Sun Life Family Health Center, a health care provider based in Casa Grande, Arizona, put a photo campaign on Facebook to bring awareness to National Patient Accessibility Week, which is great. However, upon a moment’s reflection, you’d swear the ad was made in the 1950s. Two blond, slender, pretty white women are engaged in conversation; the younger of the two is holding up a paper for the elder woman, who smiles and sits in a wheelchair, to see. The latter is wearing a silky, elegant blouse, with her hair equally soft-looking and coiffed; you get the feeling that these women really get each other, as though in another life they were family or friends.

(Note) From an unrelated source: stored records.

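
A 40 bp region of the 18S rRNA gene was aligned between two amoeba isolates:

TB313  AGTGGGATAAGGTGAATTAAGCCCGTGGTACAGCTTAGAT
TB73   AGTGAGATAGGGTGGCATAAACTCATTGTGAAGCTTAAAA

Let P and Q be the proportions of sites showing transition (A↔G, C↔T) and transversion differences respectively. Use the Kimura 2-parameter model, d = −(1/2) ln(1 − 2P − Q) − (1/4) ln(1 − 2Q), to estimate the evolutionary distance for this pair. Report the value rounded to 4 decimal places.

The sequences differ at positions 5 (G/A, transition), 10 (A/G, transition), 15 (A/G, transition), 16 (A/C, transversion), 17 (T/A, transversion), 21 (G/A, transition), 23 (C/T, transition), 25 (G/A, transition), 27 (G/T, transversion), 30 (A/G, transition), 31 (C/A, transversion), 38 (G/A, transition), 40 (T/A, transversion).
Of the 13 differences, 8 transitions and 5 transversions over 40 sites: P = 8/40 = 0.200000, Q = 5/40 = 0.125000.
d = −0.5·ln(0.475000) − 0.25·ln(0.750000) = −0.5·(-0.744440) − 0.25·(-0.287682) = 0.4441.

0.4441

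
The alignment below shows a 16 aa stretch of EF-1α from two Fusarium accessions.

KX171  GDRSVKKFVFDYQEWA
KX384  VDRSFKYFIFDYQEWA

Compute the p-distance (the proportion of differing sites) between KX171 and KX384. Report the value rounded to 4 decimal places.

0.2500

The sequences differ at positions 1 (G/V), 5 (V/F), 7 (K/Y), 9 (V/I).
There are 4 differences over 16 sites, so p = 4/16 = 0.2500.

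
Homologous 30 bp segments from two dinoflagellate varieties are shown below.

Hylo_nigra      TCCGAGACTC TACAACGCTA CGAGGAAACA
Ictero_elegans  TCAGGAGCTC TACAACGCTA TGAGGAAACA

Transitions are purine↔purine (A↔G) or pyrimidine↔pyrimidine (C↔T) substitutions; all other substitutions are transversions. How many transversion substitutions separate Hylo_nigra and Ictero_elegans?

1

The sequences differ at positions 3 (C/A, transversion), 5 (A/G, transition), 6 (G/A, transition), 7 (A/G, transition), 21 (C/T, transition).
Of the 5 differences, 4 transitions and 1 transversion, so the answer is 1.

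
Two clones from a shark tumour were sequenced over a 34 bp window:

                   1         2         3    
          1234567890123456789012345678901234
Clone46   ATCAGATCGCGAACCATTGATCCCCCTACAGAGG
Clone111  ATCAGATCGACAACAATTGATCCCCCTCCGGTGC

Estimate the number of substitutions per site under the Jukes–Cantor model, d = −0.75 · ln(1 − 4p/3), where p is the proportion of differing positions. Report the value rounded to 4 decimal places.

Mismatches occur at site 10 (C↔A), site 11 (G↔C), site 15 (C↔A), site 28 (A↔C), site 30 (A↔G), site 32 (A↔T), site 34 (G↔C).
p = 7/34 = 0.205882.
d = −0.75 · ln(1 − (4/3)·0.205882) = −0.75 · ln(0.725491) = −0.75 · (-0.320907) = 0.2407.

0.2407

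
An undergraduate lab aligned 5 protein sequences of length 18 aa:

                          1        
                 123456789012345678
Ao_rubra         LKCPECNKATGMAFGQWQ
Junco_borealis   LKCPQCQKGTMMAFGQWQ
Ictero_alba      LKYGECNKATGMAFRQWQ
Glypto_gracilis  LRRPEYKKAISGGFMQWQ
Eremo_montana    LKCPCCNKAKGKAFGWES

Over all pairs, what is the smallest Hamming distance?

3

Pairwise Hamming distances:
  Ao_rubra vs Junco_borealis: 4
  Ao_rubra vs Ictero_alba: 3
  Ao_rubra vs Glypto_gracilis: 9
  Ao_rubra vs Eremo_montana: 6
  Junco_borealis vs Ictero_alba: 7
  Junco_borealis vs Glypto_gracilis: 11
  Junco_borealis vs Eremo_montana: 9
  Ictero_alba vs Glypto_gracilis: 10
  Ictero_alba vs Eremo_montana: 9
  Glypto_gracilis vs Eremo_montana: 13
The smallest is 3, between Ao_rubra and Ictero_alba.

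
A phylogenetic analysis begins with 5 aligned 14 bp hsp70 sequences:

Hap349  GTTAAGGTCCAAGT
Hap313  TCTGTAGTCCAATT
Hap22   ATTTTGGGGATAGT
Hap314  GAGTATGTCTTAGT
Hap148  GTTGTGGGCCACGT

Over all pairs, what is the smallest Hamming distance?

Pairwise Hamming distances:
  Hap349 vs Hap313: 6
  Hap349 vs Hap22: 7
  Hap349 vs Hap314: 6
  Hap349 vs Hap148: 4
  Hap313 vs Hap22: 9
  Hap313 vs Hap314: 9
  Hap313 vs Hap148: 6
  Hap22 vs Hap314: 8
  Hap22 vs Hap148: 6
  Hap314 vs Hap148: 9
The smallest is 4, between Hap349 and Hap148.

4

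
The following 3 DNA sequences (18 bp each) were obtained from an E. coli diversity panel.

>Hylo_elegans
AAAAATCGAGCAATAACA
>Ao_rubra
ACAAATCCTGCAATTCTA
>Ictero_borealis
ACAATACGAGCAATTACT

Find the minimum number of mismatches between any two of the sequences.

Pairwise Hamming distances:
  Hylo_elegans vs Ao_rubra: 6
  Hylo_elegans vs Ictero_borealis: 5
  Ao_rubra vs Ictero_borealis: 7
The smallest is 5, between Hylo_elegans and Ictero_borealis.

5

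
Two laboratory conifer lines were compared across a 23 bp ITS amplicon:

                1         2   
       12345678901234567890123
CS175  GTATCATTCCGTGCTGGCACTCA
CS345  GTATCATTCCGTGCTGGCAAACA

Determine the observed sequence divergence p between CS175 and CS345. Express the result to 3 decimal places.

0.087

Differing sites — 20:C/A; 21:T/A.
There are 2 differences over 23 sites, so p = 2/23 = 0.087.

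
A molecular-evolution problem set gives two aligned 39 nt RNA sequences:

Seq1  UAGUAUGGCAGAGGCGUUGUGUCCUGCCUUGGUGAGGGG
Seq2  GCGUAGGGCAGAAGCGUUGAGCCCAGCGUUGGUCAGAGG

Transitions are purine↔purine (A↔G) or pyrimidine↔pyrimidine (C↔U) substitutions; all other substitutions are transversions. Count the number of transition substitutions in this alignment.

3

Mismatches occur at site 1 (U→G, transversion), site 2 (A→C, transversion), site 6 (U→G, transversion), site 13 (G→A, transition), site 20 (U→A, transversion), site 22 (U→C, transition), site 25 (U→A, transversion), site 28 (C→G, transversion), site 34 (G→C, transversion), site 37 (G→A, transition).
Of the 10 differences, 3 transitions and 7 transversions, so the answer is 3.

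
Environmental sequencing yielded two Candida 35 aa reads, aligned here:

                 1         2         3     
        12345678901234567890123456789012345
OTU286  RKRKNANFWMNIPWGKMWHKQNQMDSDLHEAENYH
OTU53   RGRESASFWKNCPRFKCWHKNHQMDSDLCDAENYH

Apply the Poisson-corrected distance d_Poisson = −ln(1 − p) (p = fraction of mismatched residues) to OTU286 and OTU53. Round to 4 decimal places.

Differing sites — 2:K/G; 4:K/E; 5:N/S; 7:N/S; 10:M/K; 12:I/C; 14:W/R; 15:G/F; 17:M/C; 21:Q/N; 22:N/H; 29:H/C; 30:E/D.
p = 13/35 = 0.371429.
d = −ln(1 − 0.371429) = −ln(0.628571) = 0.4643.

0.4643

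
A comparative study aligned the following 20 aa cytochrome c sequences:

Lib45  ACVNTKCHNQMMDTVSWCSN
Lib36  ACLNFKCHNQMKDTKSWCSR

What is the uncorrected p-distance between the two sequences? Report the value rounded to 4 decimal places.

The sequences differ at positions 3 (V/L), 5 (T/F), 12 (M/K), 15 (V/K), 20 (N/R).
There are 5 differences over 20 sites, so p = 5/20 = 0.2500.

0.2500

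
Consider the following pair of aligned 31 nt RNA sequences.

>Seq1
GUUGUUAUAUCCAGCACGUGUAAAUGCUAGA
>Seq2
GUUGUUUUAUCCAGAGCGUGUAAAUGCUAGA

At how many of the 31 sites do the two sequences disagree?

The sequences differ at positions 7 (A/U), 15 (C/A), 16 (A/G).
That gives 3 mismatches out of 31 aligned sites, so the Hamming distance is 3.

3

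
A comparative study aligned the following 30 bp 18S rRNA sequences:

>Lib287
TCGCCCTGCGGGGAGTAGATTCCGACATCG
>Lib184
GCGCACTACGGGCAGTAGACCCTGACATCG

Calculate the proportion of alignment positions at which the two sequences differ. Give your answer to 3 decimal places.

0.233

Differing sites — 1:T/G; 5:C/A; 8:G/A; 13:G/C; 20:T/C; 21:T/C; 23:C/T.
There are 7 differences over 30 sites, so p = 7/30 = 0.233.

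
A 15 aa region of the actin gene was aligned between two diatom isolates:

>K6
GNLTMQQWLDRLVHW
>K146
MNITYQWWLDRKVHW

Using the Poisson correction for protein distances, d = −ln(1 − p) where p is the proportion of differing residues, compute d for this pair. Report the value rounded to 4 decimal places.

0.4055

The sequences differ at positions 1 (G/M), 3 (L/I), 5 (M/Y), 7 (Q/W), 12 (L/K).
p = 5/15 = 0.333333.
d = −ln(1 − 0.333333) = −ln(0.666667) = 0.4055.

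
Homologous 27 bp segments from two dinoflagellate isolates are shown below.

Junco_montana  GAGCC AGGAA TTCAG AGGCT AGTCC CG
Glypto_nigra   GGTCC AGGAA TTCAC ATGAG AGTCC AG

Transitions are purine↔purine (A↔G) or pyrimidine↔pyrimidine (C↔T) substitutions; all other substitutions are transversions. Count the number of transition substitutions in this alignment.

1

Mismatches occur at site 2 (A↔G, transition), site 3 (G↔T, transversion), site 15 (G↔C, transversion), site 17 (G↔T, transversion), site 19 (C↔A, transversion), site 20 (T↔G, transversion), site 26 (C↔A, transversion).
Of the 7 differences, 1 transition and 6 transversions, so the answer is 1.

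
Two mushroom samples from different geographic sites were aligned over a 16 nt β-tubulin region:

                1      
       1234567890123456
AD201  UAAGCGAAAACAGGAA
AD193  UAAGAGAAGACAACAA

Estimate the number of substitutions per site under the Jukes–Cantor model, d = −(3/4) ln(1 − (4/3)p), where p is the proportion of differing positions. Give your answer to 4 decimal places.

0.3041

The sequences differ at positions 5 (C/A), 9 (A/G), 13 (G/A), 14 (G/C).
p = 4/16 = 0.250000.
d = −0.75 · ln(1 − (4/3)·0.250000) = −0.75 · ln(0.666667) = −0.75 · (-0.405465) = 0.3041.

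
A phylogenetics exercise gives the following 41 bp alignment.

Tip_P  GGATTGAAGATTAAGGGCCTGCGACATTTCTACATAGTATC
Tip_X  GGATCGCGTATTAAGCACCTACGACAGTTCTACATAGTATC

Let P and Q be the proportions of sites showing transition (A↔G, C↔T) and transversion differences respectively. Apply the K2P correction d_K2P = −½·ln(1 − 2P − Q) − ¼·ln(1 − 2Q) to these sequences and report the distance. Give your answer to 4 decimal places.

0.2274

Differing sites — 5:T/C (Ti); 7:A/C (Tv); 8:A/G (Ti); 9:G/T (Tv); 16:G/C (Tv); 17:G/A (Ti); 21:G/A (Ti); 27:T/G (Tv).
Of the 8 differences, 4 transitions and 4 transversions over 41 sites: P = 4/41 = 0.097561, Q = 4/41 = 0.097561.
d = −0.5·ln(0.707317) − 0.25·ln(0.804878) = −0.5·(-0.346276) − 0.25·(-0.217065) = 0.2274.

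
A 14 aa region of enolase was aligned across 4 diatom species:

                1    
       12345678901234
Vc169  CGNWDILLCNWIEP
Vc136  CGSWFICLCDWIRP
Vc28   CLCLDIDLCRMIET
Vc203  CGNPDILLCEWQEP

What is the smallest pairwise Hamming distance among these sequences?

Pairwise Hamming distances:
  Vc169 vs Vc136: 5
  Vc169 vs Vc28: 7
  Vc169 vs Vc203: 3
  Vc136 vs Vc28: 9
  Vc136 vs Vc203: 7
  Vc28 vs Vc203: 8
The smallest is 3, between Vc169 and Vc203.

3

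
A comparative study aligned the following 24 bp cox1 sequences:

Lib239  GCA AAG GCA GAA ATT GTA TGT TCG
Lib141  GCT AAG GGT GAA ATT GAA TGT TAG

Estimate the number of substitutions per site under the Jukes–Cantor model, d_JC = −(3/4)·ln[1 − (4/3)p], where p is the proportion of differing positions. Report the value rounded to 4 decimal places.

0.2441

Differing sites — 3:A/T; 8:C/G; 9:A/T; 17:T/A; 23:C/A.
p = 5/24 = 0.208333.
d = −0.75 · ln(1 − (4/3)·0.208333) = −0.75 · ln(0.722223) = −0.75 · (-0.325421) = 0.2441.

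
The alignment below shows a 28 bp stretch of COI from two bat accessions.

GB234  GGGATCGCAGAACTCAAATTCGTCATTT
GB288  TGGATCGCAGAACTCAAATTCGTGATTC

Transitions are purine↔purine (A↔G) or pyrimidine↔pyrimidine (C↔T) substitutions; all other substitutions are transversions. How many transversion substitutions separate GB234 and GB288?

2

Differing sites — 1:G/T (Tv); 24:C/G (Tv); 28:T/C (Ti).
Of the 3 differences, 1 transition and 2 transversions, so the answer is 2.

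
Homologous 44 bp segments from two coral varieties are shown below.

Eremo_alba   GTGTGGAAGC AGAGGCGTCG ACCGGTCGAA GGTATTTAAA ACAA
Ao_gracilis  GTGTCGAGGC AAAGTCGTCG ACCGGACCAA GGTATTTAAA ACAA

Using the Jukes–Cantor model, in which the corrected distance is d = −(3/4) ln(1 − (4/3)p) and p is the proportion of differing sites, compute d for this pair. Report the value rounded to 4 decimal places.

0.1505

Mismatches occur at site 5 (G↔C), site 8 (A↔G), site 12 (G↔A), site 15 (G↔T), site 26 (T↔A), site 28 (G↔C).
p = 6/44 = 0.136364.
d = −0.75 · ln(1 − (4/3)·0.136364) = −0.75 · ln(0.818181) = −0.75 · (-0.200672) = 0.1505.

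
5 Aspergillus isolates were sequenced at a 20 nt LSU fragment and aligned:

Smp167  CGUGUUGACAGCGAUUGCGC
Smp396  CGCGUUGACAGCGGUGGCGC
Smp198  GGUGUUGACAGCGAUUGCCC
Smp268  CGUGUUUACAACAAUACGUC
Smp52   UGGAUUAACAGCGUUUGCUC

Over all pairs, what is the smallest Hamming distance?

2

Pairwise Hamming distances:
  Smp167 vs Smp396: 3
  Smp167 vs Smp198: 2
  Smp167 vs Smp268: 7
  Smp167 vs Smp52: 6
  Smp396 vs Smp198: 5
  Smp396 vs Smp268: 9
  Smp396 vs Smp52: 7
  Smp198 vs Smp268: 8
  Smp198 vs Smp52: 6
  Smp268 vs Smp52: 10
The smallest is 2, between Smp167 and Smp198.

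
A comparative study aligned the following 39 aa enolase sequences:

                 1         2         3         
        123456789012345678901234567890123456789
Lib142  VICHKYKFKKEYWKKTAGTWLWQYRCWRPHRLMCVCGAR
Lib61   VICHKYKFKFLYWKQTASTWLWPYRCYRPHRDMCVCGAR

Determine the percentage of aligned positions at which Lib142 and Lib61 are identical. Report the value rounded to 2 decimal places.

The sequences differ at positions 10 (K/F), 11 (E/L), 15 (K/Q), 18 (G/S), 23 (Q/P), 27 (W/Y), 32 (L/D).
32 of the 39 sites match, so the percent identity is 32/39 × 100 = 82.05%.

82.05%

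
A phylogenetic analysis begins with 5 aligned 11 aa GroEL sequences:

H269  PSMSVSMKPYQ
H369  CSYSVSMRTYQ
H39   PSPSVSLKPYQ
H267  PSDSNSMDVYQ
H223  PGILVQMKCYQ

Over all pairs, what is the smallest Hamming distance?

2

Pairwise Hamming distances:
  H269 vs H369: 4
  H269 vs H39: 2
  H269 vs H267: 4
  H269 vs H223: 5
  H369 vs H39: 5
  H369 vs H267: 5
  H369 vs H223: 7
  H39 vs H267: 5
  H39 vs H223: 6
  H267 vs H223: 7
The smallest is 2, between H269 and H39.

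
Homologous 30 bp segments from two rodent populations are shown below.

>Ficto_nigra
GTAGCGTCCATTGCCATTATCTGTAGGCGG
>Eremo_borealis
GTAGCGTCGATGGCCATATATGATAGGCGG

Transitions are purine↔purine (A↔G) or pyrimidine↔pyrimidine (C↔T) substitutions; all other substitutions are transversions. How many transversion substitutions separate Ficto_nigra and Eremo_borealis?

6

Differing sites — 9:C/G (Tv); 12:T/G (Tv); 18:T/A (Tv); 19:A/T (Tv); 20:T/A (Tv); 21:C/T (Ti); 22:T/G (Tv); 23:G/A (Ti).
Of the 8 differences, 2 transitions and 6 transversions, so the answer is 6.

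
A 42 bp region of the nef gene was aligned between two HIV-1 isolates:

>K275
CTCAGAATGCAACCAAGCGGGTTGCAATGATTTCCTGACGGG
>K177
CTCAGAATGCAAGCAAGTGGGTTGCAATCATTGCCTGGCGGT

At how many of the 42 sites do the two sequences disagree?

Differing sites — 13:C/G; 18:C/T; 29:G/C; 33:T/G; 38:A/G; 42:G/T.
That gives 6 mismatches out of 42 aligned sites, so the Hamming distance is 6.

6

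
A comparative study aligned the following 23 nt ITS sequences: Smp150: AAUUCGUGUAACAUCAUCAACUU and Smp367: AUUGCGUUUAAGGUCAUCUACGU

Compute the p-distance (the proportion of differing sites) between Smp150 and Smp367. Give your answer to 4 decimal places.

Mismatches occur at site 2 (A↔U), site 4 (U↔G), site 8 (G↔U), site 12 (C↔G), site 13 (A↔G), site 19 (A↔U), site 22 (U↔G).
There are 7 differences over 23 sites, so p = 7/23 = 0.3043.

0.3043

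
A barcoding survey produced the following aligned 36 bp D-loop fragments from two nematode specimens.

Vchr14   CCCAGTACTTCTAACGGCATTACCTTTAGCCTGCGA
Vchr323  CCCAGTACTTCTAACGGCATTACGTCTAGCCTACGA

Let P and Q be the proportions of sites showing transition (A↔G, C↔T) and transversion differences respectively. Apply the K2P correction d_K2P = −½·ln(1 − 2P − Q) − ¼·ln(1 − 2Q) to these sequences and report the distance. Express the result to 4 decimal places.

Differing sites — 24:C/G (Tv); 26:T/C (Ti); 33:G/A (Ti).
Of the 3 differences, 2 transitions and 1 transversion over 36 sites: P = 2/36 = 0.055556, Q = 1/36 = 0.027778.
d = −0.5·ln(0.861110) − 0.25·ln(0.944444) = −0.5·(-0.149533) − 0.25·(-0.057159) = 0.0891.

0.0891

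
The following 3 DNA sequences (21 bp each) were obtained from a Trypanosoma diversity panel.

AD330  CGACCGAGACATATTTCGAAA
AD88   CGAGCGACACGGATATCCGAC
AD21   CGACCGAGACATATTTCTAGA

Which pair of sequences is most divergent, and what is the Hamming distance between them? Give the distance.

9

Pairwise Hamming distances:
  AD330 vs AD88: 8
  AD330 vs AD21: 2
  AD88 vs AD21: 9
The largest is 9, between AD88 and AD21.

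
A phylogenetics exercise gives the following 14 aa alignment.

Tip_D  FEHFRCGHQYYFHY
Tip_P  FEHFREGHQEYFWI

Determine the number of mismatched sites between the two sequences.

4

Mismatches occur at site 6 (C↔E), site 10 (Y↔E), site 13 (H↔W), site 14 (Y↔I).
That gives 4 mismatches out of 14 aligned sites, so the Hamming distance is 4.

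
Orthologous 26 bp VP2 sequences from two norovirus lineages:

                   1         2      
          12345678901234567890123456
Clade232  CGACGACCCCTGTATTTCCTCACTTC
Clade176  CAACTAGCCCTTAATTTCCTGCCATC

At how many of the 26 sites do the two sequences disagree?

Differing sites — 2:G/A; 5:G/T; 7:C/G; 12:G/T; 13:T/A; 21:C/G; 22:A/C; 24:T/A.
That gives 8 mismatches out of 26 aligned sites, so the Hamming distance is 8.

8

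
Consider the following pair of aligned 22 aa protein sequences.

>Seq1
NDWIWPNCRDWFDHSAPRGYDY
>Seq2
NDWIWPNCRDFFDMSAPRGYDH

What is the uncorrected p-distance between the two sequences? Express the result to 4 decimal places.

0.1364

Mismatches occur at site 11 (W→F), site 14 (H→M), site 22 (Y→H).
There are 3 differences over 22 sites, so p = 3/22 = 0.1364.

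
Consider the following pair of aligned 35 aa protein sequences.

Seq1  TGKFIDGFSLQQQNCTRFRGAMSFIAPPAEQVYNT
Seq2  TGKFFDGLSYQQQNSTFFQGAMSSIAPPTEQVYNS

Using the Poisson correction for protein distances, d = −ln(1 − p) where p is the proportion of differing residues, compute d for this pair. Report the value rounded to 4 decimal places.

0.2973

Differing sites — 5:I/F; 8:F/L; 10:L/Y; 15:C/S; 17:R/F; 19:R/Q; 24:F/S; 29:A/T; 35:T/S.
p = 9/35 = 0.257143.
d = −ln(1 − 0.257143) = −ln(0.742857) = 0.2973.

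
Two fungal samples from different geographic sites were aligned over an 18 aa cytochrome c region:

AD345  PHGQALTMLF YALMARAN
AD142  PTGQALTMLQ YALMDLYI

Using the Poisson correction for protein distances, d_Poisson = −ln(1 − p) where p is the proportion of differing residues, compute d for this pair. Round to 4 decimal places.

0.4055

Differing sites — 2:H/T; 10:F/Q; 15:A/D; 16:R/L; 17:A/Y; 18:N/I.
p = 6/18 = 0.333333.
d = −ln(1 − 0.333333) = −ln(0.666667) = 0.4055.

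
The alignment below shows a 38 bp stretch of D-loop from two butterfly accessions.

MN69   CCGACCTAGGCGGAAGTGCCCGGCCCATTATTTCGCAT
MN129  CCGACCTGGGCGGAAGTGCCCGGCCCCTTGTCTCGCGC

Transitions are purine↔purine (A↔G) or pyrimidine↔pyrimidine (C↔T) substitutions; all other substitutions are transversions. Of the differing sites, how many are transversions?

1

Differing sites — 8:A/G (Ti); 27:A/C (Tv); 30:A/G (Ti); 32:T/C (Ti); 37:A/G (Ti); 38:T/C (Ti).
Of the 6 differences, 5 transitions and 1 transversion, so the answer is 1.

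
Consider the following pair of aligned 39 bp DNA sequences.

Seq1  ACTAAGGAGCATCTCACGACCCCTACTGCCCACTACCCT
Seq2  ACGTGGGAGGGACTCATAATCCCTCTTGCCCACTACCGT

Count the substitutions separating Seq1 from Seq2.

12

Mismatches occur at site 3 (T→G), site 4 (A→T), site 5 (A→G), site 10 (C→G), site 11 (A→G), site 12 (T→A), site 17 (C→T), site 18 (G→A), site 20 (C→T), site 25 (A→C), site 26 (C→T), site 38 (C→G).
That gives 12 mismatches out of 39 aligned sites, so the Hamming distance is 12.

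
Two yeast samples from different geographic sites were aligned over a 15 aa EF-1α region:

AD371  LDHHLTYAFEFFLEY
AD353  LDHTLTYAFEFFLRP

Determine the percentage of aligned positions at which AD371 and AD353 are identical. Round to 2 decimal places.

Mismatches occur at site 4 (H↔T), site 14 (E↔R), site 15 (Y↔P).
12 of the 15 sites match, so the percent identity is 12/15 × 100 = 80.00%.

80.00%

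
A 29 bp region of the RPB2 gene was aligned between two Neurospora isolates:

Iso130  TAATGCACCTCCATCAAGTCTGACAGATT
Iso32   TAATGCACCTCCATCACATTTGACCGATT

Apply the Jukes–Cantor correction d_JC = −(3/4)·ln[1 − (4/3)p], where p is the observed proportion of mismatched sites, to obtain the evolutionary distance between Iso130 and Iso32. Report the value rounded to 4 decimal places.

0.1524

Differing sites — 17:A/C; 18:G/A; 20:C/T; 25:A/C.
p = 4/29 = 0.137931.
d = −0.75 · ln(1 − (4/3)·0.137931) = −0.75 · ln(0.816092) = −0.75 · (-0.203228) = 0.1524.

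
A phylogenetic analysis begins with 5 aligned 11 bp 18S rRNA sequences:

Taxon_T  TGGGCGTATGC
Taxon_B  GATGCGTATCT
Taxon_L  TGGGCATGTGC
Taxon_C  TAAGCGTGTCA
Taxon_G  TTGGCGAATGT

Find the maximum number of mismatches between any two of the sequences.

7

Pairwise Hamming distances:
  Taxon_T vs Taxon_B: 5
  Taxon_T vs Taxon_L: 2
  Taxon_T vs Taxon_C: 5
  Taxon_T vs Taxon_G: 3
  Taxon_B vs Taxon_L: 7
  Taxon_B vs Taxon_C: 4
  Taxon_B vs Taxon_G: 5
  Taxon_L vs Taxon_C: 5
  Taxon_L vs Taxon_G: 5
  Taxon_C vs Taxon_G: 6
The largest is 7, between Taxon_B and Taxon_L.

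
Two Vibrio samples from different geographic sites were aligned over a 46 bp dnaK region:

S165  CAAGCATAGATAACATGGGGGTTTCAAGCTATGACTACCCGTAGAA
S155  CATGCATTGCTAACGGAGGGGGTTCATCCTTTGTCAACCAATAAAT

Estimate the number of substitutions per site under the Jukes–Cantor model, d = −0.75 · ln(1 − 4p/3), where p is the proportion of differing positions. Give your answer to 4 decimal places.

0.4674

Mismatches occur at site 3 (A→T), site 8 (A→T), site 10 (A→C), site 15 (A→G), site 16 (T→G), site 17 (G→A), site 22 (T→G), site 27 (A→T), site 28 (G→C), site 31 (A→T), site 34 (A→T), site 36 (T→A), site 40 (C→A), site 41 (G→A), site 44 (G→A), site 46 (A→T).
p = 16/46 = 0.347826.
d = −0.75 · ln(1 − (4/3)·0.347826) = −0.75 · ln(0.536232) = −0.75 · (-0.623188) = 0.4674.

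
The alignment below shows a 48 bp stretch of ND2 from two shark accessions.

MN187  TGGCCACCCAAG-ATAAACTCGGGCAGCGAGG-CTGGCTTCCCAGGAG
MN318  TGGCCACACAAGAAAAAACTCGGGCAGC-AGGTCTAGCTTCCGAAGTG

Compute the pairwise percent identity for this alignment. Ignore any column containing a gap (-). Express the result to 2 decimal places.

Excluding the 3 gap columns leaves 45 comparable sites.
Differing sites — 8:C/A; 15:T/A; 36:G/A; 43:C/G; 45:G/A; 47:A/T.
39 of the 45 comparable sites match, so the percent identity is 39/45 × 100 = 86.67%.

86.67%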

Statistically, people with disabilities have a higher poverty rate than average people in this country (click here for more information related to socioeconomics and disability), and are certainly not well-represented by a wealthy-looking white woman looking the picture of health except for her poor body. People with disabilities come in all shapes, sizes, and colors, and it is just as likely – though much less reassuringly Barbie-esque – that they will have other health challenges in addition to their disability, especially people who are non-White. All of this not to mention the fact that people with physical disabilities tend to be the group the general public feels most comfortable with and historically have used to represent disability, in contrast to the harder-to-categorize subgroups of people with cognitive, developmental, or intellectual disabilities. We don’t know how to feel about people who are homeless in general (are they lazy? are they unlucky? are they unwell? is it the system?, etc.), and we tend to look askance of people who break the law and are incarcerated; however, in both instances (see here and here, respectively), the rate of disability tends to be much higher than in the general population.
We cannot whitewash these people, those multicolored, often lower-income folk, the worst-off of whom shift between existence in psychiatric institutions, prisons, and the streets, so it’s often easier to sweep their stories away from the public eye and focus on the easy stories. The veterans. The kids who get into accidents. The pretty white women who still show up with a smile on their faces, the poor dears. The fact that the photo showed women who were most likely models doesn’t excuse the choice; in fact, it’s more of an indictment. How about not worrying about the marketing involved in getting new clients with disabilities (one of the goals of a health conglomerate like Sun Life), and considering the fact that money spent on these Disneyland, myopic views of people with disabilities could be better spent on raising awareness of what disability really is and who people with disabilities really are?